Kilsheimer recognized that disparities exist, saying “economic conditions on the south side of Apopka are less than they are in other parts of Apopka.”

“I do think there is pent-up demand for change,” he said. “The people who desire change would have liked for it to have occurred yesterday.”

Kilsheimer said his administration is trying to help everyone.

Since he took office, the city has hired 46 employees. Among them are seven Hispanics and eight blacks. His top two hires were both white, City Administrator Glenn Irby and Finance Director Pam Barclay. Kilsheimer said he would like to re-establish a community-redevelopment district, which could boost downtown businesses and south-side neighborhoods.

The city also wants to use more than $500,000 in block-grant money to build a “splash pad” at Alonzo Williams Park south of 441, he said.

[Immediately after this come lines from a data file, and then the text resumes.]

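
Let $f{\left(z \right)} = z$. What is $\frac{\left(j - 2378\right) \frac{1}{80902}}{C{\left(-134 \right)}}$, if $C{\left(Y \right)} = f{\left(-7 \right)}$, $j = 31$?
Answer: $\frac{2347}{566314} \approx 0.0041443$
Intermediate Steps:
$C{\left(Y \right)} = -7$
$\frac{\left(j - 2378\right) \frac{1}{80902}}{C{\left(-134 \right)}} = \frac{\left(31 - 2378\right) \frac{1}{80902}}{-7} = \left(31 - 2378\right) \frac{1}{80902} \left(- \frac{1}{7}\right) = \left(-2347\right) \frac{1}{80902} \left(- \frac{1}{7}\right) = \left(- \frac{2347}{80902}\right) \left(- \frac{1}{7}\right) = \frac{2347}{566314}$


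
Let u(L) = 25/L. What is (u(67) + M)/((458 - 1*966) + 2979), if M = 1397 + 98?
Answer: 100190/165557 ≈ 0.60517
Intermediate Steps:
M = 1495
(u(67) + M)/((458 - 1*966) + 2979) = (25/67 + 1495)/((458 - 1*966) + 2979) = (25*(1/67) + 1495)/((458 - 966) + 2979) = (25/67 + 1495)/(-508 + 2979) = (100190/67)/2471 = (100190/67)*(1/2471) = 100190/165557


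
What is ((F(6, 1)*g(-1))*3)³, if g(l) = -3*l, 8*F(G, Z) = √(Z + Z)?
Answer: 729*√2/256 ≈ 4.0272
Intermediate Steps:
F(G, Z) = √2*√Z/8 (F(G, Z) = √(Z + Z)/8 = √(2*Z)/8 = (√2*√Z)/8 = √2*√Z/8)
((F(6, 1)*g(-1))*3)³ = (((√2*√1/8)*(-3*(-1)))*3)³ = ((((⅛)*√2*1)*3)*3)³ = (((√2/8)*3)*3)³ = ((3*√2/8)*3)³ = (9*√2/8)³ = 729*√2/256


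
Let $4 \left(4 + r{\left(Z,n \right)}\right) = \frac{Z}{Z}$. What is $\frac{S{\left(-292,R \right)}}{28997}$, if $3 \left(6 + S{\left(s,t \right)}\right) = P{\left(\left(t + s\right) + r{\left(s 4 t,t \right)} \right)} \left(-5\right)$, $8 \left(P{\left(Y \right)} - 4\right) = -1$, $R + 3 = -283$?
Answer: $- \frac{299}{695928} \approx -0.00042964$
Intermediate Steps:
$R = -286$ ($R = -3 - 283 = -286$)
$r{\left(Z,n \right)} = - \frac{15}{4}$ ($r{\left(Z,n \right)} = -4 + \frac{Z \frac{1}{Z}}{4} = -4 + \frac{1}{4} \cdot 1 = -4 + \frac{1}{4} = - \frac{15}{4}$)
$P{\left(Y \right)} = \frac{31}{8}$ ($P{\left(Y \right)} = 4 + \frac{1}{8} \left(-1\right) = 4 - \frac{1}{8} = \frac{31}{8}$)
$S{\left(s,t \right)} = - \frac{299}{24}$ ($S{\left(s,t \right)} = -6 + \frac{\frac{31}{8} \left(-5\right)}{3} = -6 + \frac{1}{3} \left(- \frac{155}{8}\right) = -6 - \frac{155}{24} = - \frac{299}{24}$)
$\frac{S{\left(-292,R \right)}}{28997} = - \frac{299}{24 \cdot 28997} = \left(- \frac{299}{24}\right) \frac{1}{28997} = - \frac{299}{695928}$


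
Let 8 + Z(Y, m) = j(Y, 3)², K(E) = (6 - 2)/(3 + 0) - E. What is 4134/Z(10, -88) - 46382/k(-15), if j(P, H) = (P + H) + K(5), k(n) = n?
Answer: 16791037/5340 ≈ 3144.4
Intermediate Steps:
K(E) = 4/3 - E
j(P, H) = -11/3 + H + P (j(P, H) = (P + H) + (4/3 - 1*5) = (H + P) + (4/3 - 5) = (H + P) - 11/3 = -11/3 + H + P)
Z(Y, m) = -8 + (-⅔ + Y)² (Z(Y, m) = -8 + (-11/3 + 3 + Y)² = -8 + (-⅔ + Y)²)
4134/Z(10, -88) - 46382/k(-15) = 4134/(-8 + (-2 + 3*10)²/9) - 46382/(-15) = 4134/(-8 + (-2 + 30)²/9) - 46382*(-1/15) = 4134/(-8 + (⅑)*28²) + 46382/15 = 4134/(-8 + (⅑)*784) + 46382/15 = 4134/(-8 + 784/9) + 46382/15 = 4134/(712/9) + 46382/15 = 4134*(9/712) + 46382/15 = 18603/356 + 46382/15 = 16791037/5340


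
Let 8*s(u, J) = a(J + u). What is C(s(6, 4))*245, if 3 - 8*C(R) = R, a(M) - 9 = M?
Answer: 1225/64 ≈ 19.141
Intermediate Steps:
a(M) = 9 + M
s(u, J) = 9/8 + J/8 + u/8 (s(u, J) = (9 + (J + u))/8 = (9 + J + u)/8 = 9/8 + J/8 + u/8)
C(R) = 3/8 - R/8
C(s(6, 4))*245 = (3/8 - (9/8 + (⅛)*4 + (⅛)*6)/8)*245 = (3/8 - (9/8 + ½ + ¾)/8)*245 = (3/8 - ⅛*19/8)*245 = (3/8 - 19/64)*245 = (5/64)*245 = 1225/64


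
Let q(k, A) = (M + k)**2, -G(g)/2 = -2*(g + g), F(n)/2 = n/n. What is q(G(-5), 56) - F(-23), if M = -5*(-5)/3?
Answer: 9007/9 ≈ 1000.8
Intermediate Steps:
F(n) = 2 (F(n) = 2*(n/n) = 2*1 = 2)
G(g) = 8*g (G(g) = -(-4)*(g + g) = -(-4)*2*g = -(-8)*g = 8*g)
M = 25/3 (M = 25*(1/3) = 25/3 ≈ 8.3333)
q(k, A) = (25/3 + k)**2
q(G(-5), 56) - F(-23) = (25 + 3*(8*(-5)))**2/9 - 1*2 = (25 + 3*(-40))**2/9 - 2 = (25 - 120)**2/9 - 2 = (1/9)*(-95)**2 - 2 = (1/9)*9025 - 2 = 9025/9 - 2 = 9007/9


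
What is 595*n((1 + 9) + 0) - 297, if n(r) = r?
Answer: 5653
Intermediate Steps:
595*n((1 + 9) + 0) - 297 = 595*((1 + 9) + 0) - 297 = 595*(10 + 0) - 297 = 595*10 - 297 = 5950 - 297 = 5653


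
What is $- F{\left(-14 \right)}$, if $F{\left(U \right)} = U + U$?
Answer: $28$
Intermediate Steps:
$F{\left(U \right)} = 2 U$
$- F{\left(-14 \right)} = - 2 \left(-14\right) = \left(-1\right) \left(-28\right) = 28$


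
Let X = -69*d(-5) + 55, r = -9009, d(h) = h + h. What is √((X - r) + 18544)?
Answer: √28298 ≈ 168.22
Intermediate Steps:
d(h) = 2*h
X = 745 (X = -138*(-5) + 55 = -69*(-10) + 55 = 690 + 55 = 745)
√((X - r) + 18544) = √((745 - 1*(-9009)) + 18544) = √((745 + 9009) + 18544) = √(9754 + 18544) = √28298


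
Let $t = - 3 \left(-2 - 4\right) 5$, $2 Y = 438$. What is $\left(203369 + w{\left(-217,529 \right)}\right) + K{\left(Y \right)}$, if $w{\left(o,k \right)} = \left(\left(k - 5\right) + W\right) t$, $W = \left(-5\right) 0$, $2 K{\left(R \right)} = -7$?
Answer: $\frac{501051}{2} \approx 2.5053 \cdot 10^{5}$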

The other vote against the One Apopka resolution was cast by Sammy Ruth, a white commissioner elected last year while running with Kilsheimer and Diane Velazquez, the city’s first Hispanic commissioner. Ruth prefaced his nay by announcing without explanation that his daughter-in-law and grandson are biracial.

“I’m all for one Apopka,” Ruth said later.

But Ruth said he saw the measure as criticism of the mayor’s first year in office “as if we’ve left someone behind in what we’re doing.”